L’Italia e l’Europa sono chiamate a giocare un ruolo di primo piano nella definizione di queste regole globali. Non si tratta solo di finanziare la ricerca, ma di creare un quadro normativo che protegga la proprietà intellettuale e impedisca la fuga di cervelli e competenze verso nazioni meno attente alla tutela dei dati e dei diritti.

startup

La nascita di partenariati pubblico-privati, in cui lo Stato funge da garante e l’industria da motore dell’innovazione, rappresenta il modello ideale per superare la frammentazione del mercato europeo. Solo attraverso una visione condivisa e un impegno costante nella standardizzazione potremo trasformare queste macchine complesse in strumenti di benessere comune, garantendo che il progresso non avvenga a discapito della nostra sicurezza collettiva.

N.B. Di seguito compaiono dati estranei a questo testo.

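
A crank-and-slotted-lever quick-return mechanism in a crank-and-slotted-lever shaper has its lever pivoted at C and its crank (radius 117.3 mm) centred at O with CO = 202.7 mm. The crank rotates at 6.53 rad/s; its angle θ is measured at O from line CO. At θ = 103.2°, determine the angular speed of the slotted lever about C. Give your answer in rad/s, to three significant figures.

1.24

ω = 6.53 rad/s
Crank pin A relative to C: A = (d + r cosθ, r sinθ); lever angle φ = atan2(r sinθ, d + r cosθ).
Differentiating tanφ: φ̇ = rω(d cosθ + r)/(d² + r² + 2dr cosθ).
d² + r² + 2dr cosθ = |CA|² = 0.0439877 m²;  d cosθ + r = +0.071013 m.
|ω_lever| = |0.1173·6.53·+0.071013| / 0.0439877 = 1.2366 rad/s.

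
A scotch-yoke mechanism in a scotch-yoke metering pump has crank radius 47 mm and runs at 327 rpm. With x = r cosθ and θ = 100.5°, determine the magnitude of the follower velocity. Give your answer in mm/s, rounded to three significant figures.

1580

ω = 34.24 rad/s (from 327 rpm).
x = r cosθ ⇒ ẋ = −rω sinθ.
|v| = rω|sinθ| = 0.047·34.24·|sin 100.5°| = 1.5825 m/s = 1582.5 mm/s.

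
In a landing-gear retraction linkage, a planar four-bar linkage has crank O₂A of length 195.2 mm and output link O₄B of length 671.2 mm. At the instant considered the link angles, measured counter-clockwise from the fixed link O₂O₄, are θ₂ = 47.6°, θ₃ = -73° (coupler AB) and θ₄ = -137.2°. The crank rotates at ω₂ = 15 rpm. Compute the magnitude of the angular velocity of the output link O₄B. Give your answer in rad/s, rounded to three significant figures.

ω₂ = 1.571 rad/s (from 15 rpm).
Differentiating the loop-closure r₂e^{iθ₂}+r₃e^{iθ₃}=r₁+r₄e^{iθ₄} gives r₂ω₂e^{iθ₂}+r₃ω₃e^{iθ₃}=r₄ω₄e^{iθ₄}.
Eliminating the other unknown: ω₄ = r₂ω₂ sin(θ₂−θ₃) / [r₄ sin(θ₄−θ₃)].
Numerator sine = +0.86074; denominator sine = -0.90032.
Result = 0.1952·1.571·(+0.86074) / (0.6712·(-0.90032)) = -0.43674 rad/s; magnitude 0.43674 rad/s.

0.437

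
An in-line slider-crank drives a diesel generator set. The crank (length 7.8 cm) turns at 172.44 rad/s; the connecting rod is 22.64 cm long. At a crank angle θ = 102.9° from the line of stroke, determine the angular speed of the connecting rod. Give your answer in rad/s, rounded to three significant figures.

ω = 172.4 rad/s
The rod makes angle φ with the slider axis where L sinφ = r sinθ; differentiating, L cosφ·φ̇ = r ω cosθ.
L cosφ = √(L² − r² sin²θ) = 0.21325 m.
|ω_rod| = r ω |cosθ| / √(L² − r² sin²θ) = 0.078·172.4·0.22325/0.21325 = 14.081 rad/s.

14.1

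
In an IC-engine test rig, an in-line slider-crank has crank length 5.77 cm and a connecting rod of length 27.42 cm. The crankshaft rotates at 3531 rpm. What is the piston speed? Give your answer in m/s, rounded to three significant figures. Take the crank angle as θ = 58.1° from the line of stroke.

20.2

ω = 2π·3531/60 = 369.8 rad/s
For an in-line slider-crank, x = r cosθ + √(L² − r² sin²θ), so v = −rω sinθ·[1 + r cosθ/√(L² − r² sin²θ)].
With r = 0.0577 m, L = 0.2742 m, θ = 58.1°: √(L² − r² sin²θ) = 0.26979 m.
v = −0.0577·369.8·0.84897·[1 + 0.0577·0.52844/0.26979] = -20.16 m/s.
|v| = 20.16 m/s.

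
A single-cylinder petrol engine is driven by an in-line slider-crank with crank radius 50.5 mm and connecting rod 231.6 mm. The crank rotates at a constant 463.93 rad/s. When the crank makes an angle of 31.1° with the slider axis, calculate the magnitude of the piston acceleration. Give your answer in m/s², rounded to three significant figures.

10400

ω = 463.9 rad/s
x(θ) = r cosθ + √(L² − r² sin²θ); with ω constant, a = ω²·d²x/dθ².
d²x/dθ² = −r cosθ − r²(cos2θ)/√u − r⁴ sin²2θ/(4u^{3/2}),  u = L² − r² sin²θ = 0.0529581 m².
Substituting r = 0.0505 m, L = 0.2316 m, θ = 31.1°: d²x/dθ² = -0.048514 m.
a = ω²·d²x/dθ² = (463.9)²·(-0.048514) = -10442 m/s²;  |a| = 10442 m/s².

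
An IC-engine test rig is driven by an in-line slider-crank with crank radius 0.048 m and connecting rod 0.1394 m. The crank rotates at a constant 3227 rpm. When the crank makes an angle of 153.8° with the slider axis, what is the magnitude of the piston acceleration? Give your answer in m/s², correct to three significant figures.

3720

ω = 2π·3227/60 = 337.9 rad/s
x(θ) = r cosθ + √(L² − r² sin²θ); with ω constant, a = ω²·d²x/dθ².
d²x/dθ² = −r cosθ − r²(cos2θ)/√u − r⁴ sin²2θ/(4u^{3/2}),  u = L² − r² sin²θ = 0.0189832 m².
Substituting r = 0.048 m, L = 0.1394 m, θ = 153.8°: d²x/dθ² = +0.032547 m.
a = ω²·d²x/dθ² = (337.9)²·(+0.032547) = +3716.8 m/s²;  |a| = 3716.8 m/s².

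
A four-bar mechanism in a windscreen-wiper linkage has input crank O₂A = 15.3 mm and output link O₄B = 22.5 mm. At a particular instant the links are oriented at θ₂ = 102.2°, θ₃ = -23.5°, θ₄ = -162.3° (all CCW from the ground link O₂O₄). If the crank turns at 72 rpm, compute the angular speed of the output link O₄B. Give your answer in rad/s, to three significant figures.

6.32

ω₂ = 7.54 rad/s (from 72 rpm).
Differentiating the loop-closure r₂e^{iθ₂}+r₃e^{iθ₃}=r₁+r₄e^{iθ₄} gives r₂ω₂e^{iθ₂}+r₃ω₃e^{iθ₃}=r₄ω₄e^{iθ₄}.
Eliminating the other unknown: ω₄ = r₂ω₂ sin(θ₂−θ₃) / [r₄ sin(θ₄−θ₃)].
Numerator sine = +0.81208; denominator sine = -0.65869.
Result = 0.0153·7.54·(+0.81208) / (0.0225·(-0.65869)) = -6.3211 rad/s; magnitude 6.3211 rad/s.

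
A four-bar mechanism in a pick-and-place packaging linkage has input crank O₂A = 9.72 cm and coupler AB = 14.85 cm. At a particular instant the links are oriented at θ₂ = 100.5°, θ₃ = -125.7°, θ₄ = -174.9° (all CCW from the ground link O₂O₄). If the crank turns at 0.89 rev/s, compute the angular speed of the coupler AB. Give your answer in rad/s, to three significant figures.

ω₂ = 5.592 rad/s (from 0.89 rev/s).
Differentiating the loop-closure r₂e^{iθ₂}+r₃e^{iθ₃}=r₁+r₄e^{iθ₄} gives r₂ω₂e^{iθ₂}+r₃ω₃e^{iθ₃}=r₄ω₄e^{iθ₄}.
Eliminating the other unknown: ω₃ = r₂ω₂ sin(θ₄−θ₂) / [r₃ sin(θ₃−θ₄)].
Numerator sine = +0.99556; denominator sine = +0.75700.
Result = 0.0972·5.592·(+0.99556) / (0.1485·(+0.75700)) = +4.8138 rad/s; magnitude 4.8138 rad/s.

4.81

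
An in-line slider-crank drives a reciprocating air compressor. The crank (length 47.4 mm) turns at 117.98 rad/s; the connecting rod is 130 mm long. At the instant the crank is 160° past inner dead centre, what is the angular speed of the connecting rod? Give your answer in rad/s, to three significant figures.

ω = 118 rad/s
The rod makes angle φ with the slider axis where L sinφ = r sinθ; differentiating, L cosφ·φ̇ = r ω cosθ.
L cosφ = √(L² − r² sin²θ) = 0.12899 m.
|ω_rod| = r ω |cosθ| / √(L² − r² sin²θ) = 0.0474·118·0.93969/0.12899 = 40.741 rad/s.

40.7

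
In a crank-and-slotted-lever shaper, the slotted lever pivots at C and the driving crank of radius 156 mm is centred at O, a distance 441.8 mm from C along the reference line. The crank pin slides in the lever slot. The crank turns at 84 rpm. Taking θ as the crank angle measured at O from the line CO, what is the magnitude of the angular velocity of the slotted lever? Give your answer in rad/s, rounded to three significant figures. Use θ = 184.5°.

4.75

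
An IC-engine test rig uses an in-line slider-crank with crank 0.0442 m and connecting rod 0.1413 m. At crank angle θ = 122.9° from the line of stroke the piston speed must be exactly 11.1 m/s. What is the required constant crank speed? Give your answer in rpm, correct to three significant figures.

For an in-line slider-crank, |v_piston| = rω|sinθ|·[1 + r cosθ/√(L² − r² sin²θ)].
With r = 0.0442 m, L = 0.1413 m, θ = 122.9°: the bracketed kinematic factor |dx/dθ| = 0.030576 m.
ω = v/|dx/dθ| = 11.1/0.030576 = 363.03 rad/s.
N = 60ω/(2π) = 3466.7 rpm.

3470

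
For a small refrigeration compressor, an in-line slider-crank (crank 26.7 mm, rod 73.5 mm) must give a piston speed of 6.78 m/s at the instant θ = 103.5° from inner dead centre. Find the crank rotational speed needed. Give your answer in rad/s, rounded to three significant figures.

For an in-line slider-crank, |v_piston| = rω|sinθ|·[1 + r cosθ/√(L² − r² sin²θ)].
With r = 0.0267 m, L = 0.0735 m, θ = 103.5°: the bracketed kinematic factor |dx/dθ| = 0.023609 m.
ω = v/|dx/dθ| = 6.78/0.023609 = 287.18 rad/s.

287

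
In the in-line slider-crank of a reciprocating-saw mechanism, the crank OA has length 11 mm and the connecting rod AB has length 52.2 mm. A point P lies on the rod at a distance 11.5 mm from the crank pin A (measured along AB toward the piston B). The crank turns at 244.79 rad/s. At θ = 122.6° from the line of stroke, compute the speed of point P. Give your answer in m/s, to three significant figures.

2.48

ω = 244.8 rad/s.  Crank-pin speed |V_A| = rω = 2.6927 m/s, perpendicular to OA.
Rod angle: sinφ = −(r/L) sinθ ⇒ φ = -10.226°; ω_rod = −rω cosθ/√(L²−r²sin²θ) = +28.241 rad/s.
V_P = V_A + ω_rod × AP, with AP = 0.0115 m along the rod.
Components: V_Px = −rω sinθ − a·ω_rod·sinφ = -2.2108 m/s;  V_Py = rω cosθ + a·ω_rod·cosφ = -1.1311 m/s.
|V_P| = √(V_Px² + V_Py²) = 2.4834 m/s.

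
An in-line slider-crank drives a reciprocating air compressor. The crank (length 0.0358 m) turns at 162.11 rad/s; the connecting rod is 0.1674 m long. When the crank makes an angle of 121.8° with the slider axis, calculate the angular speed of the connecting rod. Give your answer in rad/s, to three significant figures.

18.6

ω = 162.1 rad/s
The rod makes angle φ with the slider axis where L sinφ = r sinθ; differentiating, L cosφ·φ̇ = r ω cosθ.
L cosφ = √(L² − r² sin²θ) = 0.16461 m.
|ω_rod| = r ω |cosθ| / √(L² − r² sin²θ) = 0.0358·162.1·0.52696/0.16461 = 18.578 rad/s.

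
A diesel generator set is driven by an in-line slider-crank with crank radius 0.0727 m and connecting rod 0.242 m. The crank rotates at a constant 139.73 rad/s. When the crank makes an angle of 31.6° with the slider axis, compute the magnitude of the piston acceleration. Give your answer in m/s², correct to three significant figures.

ω = 139.7 rad/s
x(θ) = r cosθ + √(L² − r² sin²θ); with ω constant, a = ω²·d²x/dθ².
d²x/dθ² = −r cosθ − r²(cos2θ)/√u − r⁴ sin²2θ/(4u^{3/2}),  u = L² − r² sin²θ = 0.0571129 m².
Substituting r = 0.0727 m, L = 0.242 m, θ = 31.6°: d²x/dθ² = -0.0723 m.
a = ω²·d²x/dθ² = (139.7)²·(-0.0723) = -1411.6 m/s²;  |a| = 1411.6 m/s².

1410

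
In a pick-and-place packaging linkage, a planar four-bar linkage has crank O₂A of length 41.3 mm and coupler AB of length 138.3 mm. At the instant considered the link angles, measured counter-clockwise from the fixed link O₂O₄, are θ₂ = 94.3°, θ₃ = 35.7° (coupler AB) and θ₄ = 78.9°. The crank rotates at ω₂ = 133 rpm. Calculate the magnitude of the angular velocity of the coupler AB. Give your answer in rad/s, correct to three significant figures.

1.61

ω₂ = 13.93 rad/s (from 133 rpm).
Differentiating the loop-closure r₂e^{iθ₂}+r₃e^{iθ₃}=r₁+r₄e^{iθ₄} gives r₂ω₂e^{iθ₂}+r₃ω₃e^{iθ₃}=r₄ω₄e^{iθ₄}.
Eliminating the other unknown: ω₃ = r₂ω₂ sin(θ₄−θ₂) / [r₃ sin(θ₃−θ₄)].
Numerator sine = -0.26556; denominator sine = -0.68455.
Result = 0.0413·13.93·(-0.26556) / (0.1383·(-0.68455)) = +1.6135 rad/s; magnitude 1.6135 rad/s.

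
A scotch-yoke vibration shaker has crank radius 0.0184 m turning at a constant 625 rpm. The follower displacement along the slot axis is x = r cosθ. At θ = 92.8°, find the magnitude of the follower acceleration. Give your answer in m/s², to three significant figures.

ω = 65.45 rad/s (from 625 rpm).
x = r cosθ ⇒ ẍ = −rω² cosθ (ω constant).
|a| = rω²|cosθ| = 0.0184·(65.45)²·|cos 92.8°| = 3.8503 m/s².

3.85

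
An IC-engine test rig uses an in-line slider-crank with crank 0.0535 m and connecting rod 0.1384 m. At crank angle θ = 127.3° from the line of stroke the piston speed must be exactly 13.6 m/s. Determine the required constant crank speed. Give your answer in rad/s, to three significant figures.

424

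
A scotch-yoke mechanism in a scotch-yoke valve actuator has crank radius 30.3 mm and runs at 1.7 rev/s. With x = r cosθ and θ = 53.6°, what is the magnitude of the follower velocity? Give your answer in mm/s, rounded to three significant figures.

261

ω = 10.68 rad/s (from 1.7 rev/s).
x = r cosθ ⇒ ẋ = −rω sinθ.
|v| = rω|sinθ| = 0.0303·10.68·|sin 53.6°| = 0.2605 m/s = 260.5 mm/s.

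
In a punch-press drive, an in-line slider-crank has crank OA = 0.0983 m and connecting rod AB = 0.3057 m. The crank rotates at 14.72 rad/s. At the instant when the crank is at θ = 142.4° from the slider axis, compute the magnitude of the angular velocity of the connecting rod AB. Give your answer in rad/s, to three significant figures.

3.82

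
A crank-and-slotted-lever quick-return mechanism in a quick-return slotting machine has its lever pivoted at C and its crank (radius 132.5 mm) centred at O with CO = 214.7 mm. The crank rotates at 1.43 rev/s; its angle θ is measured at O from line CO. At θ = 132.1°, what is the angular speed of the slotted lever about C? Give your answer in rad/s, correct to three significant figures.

0.534

ω = 8.985 rad/s (from 1.43 rev/s).
Crank pin A relative to C: A = (d + r cosθ, r sinθ); lever angle φ = atan2(r sinθ, d + r cosθ).
Differentiating tanφ: φ̇ = rω(d cosθ + r)/(d² + r² + 2dr cosθ).
d² + r² + 2dr cosθ = |CA|² = 0.0255081 m²;  d cosθ + r = -0.011441 m.
|ω_lever| = |0.1325·8.985·-0.011441| / 0.0255081 = 0.53395 rad/s.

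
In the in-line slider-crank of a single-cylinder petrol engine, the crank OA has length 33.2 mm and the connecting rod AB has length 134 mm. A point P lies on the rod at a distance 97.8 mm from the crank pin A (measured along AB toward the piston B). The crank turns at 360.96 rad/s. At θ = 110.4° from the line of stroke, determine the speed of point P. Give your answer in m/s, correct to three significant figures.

10.6

ω = 361 rad/s.  Crank-pin speed |V_A| = rω = 11.984 m/s, perpendicular to OA.
Rod angle: sinφ = −(r/L) sinθ ⇒ φ = -13.428°; ω_rod = −rω cosθ/√(L²−r²sin²θ) = +32.05 rad/s.
V_P = V_A + ω_rod × AP, with AP = 0.0978 m along the rod.
Components: V_Px = −rω sinθ − a·ω_rod·sinφ = -10.504 m/s;  V_Py = rω cosθ + a·ω_rod·cosφ = -1.1285 m/s.
|V_P| = √(V_Px² + V_Py²) = 10.565 m/s.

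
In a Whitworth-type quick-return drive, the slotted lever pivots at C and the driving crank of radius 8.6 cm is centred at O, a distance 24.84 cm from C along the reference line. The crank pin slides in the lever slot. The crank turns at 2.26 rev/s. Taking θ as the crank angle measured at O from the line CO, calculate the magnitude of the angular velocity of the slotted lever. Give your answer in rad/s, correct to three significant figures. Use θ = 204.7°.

5.63

ω = 14.2 rad/s (from 2.26 rev/s).
Crank pin A relative to C: A = (d + r cosθ, r sinθ); lever angle φ = atan2(r sinθ, d + r cosθ).
Differentiating tanφ: φ̇ = rω(d cosθ + r)/(d² + r² + 2dr cosθ).
d² + r² + 2dr cosθ = |CA|² = 0.0302827 m²;  d cosθ + r = -0.13967 m.
|ω_lever| = |0.086·14.2·-0.13967| / 0.0302827 = 5.6326 rad/s.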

Il futuro non si scriverà da soli. Senza regole condivise, rischiamo di creare sistemi che non comunicano tra loro o, peggio, che lasciano buchi nella sicurezza globale. La sfida è unire le eccellenze delle università con la forza delle aziende e la visione dei governi.

 

FONTE DATI: RELAZIONE ANNUALE SICUREZZA 2026 INSERTO QUANTUM – L’AVVENTO DELLE TECNOLOGIE QUANTISTICHE.pdf

Nota metodologica

L’approfondimento del “Rapporto di sicurezza 2026” è basato su dati raccolti fino a febbraio 2026 dal Sistema di Informazione per la Sicurezza della Repubblica.

La ricerca ha monitorato un campione globale di 441 aziende e analizzato l’andamento di circa 30.000 brevetti registrati negli ultimi otto anni.

Attraverso analisi statistiche e confronti internazionali, il documento offre una guida strategica per le istituzioni e le imprese del settore.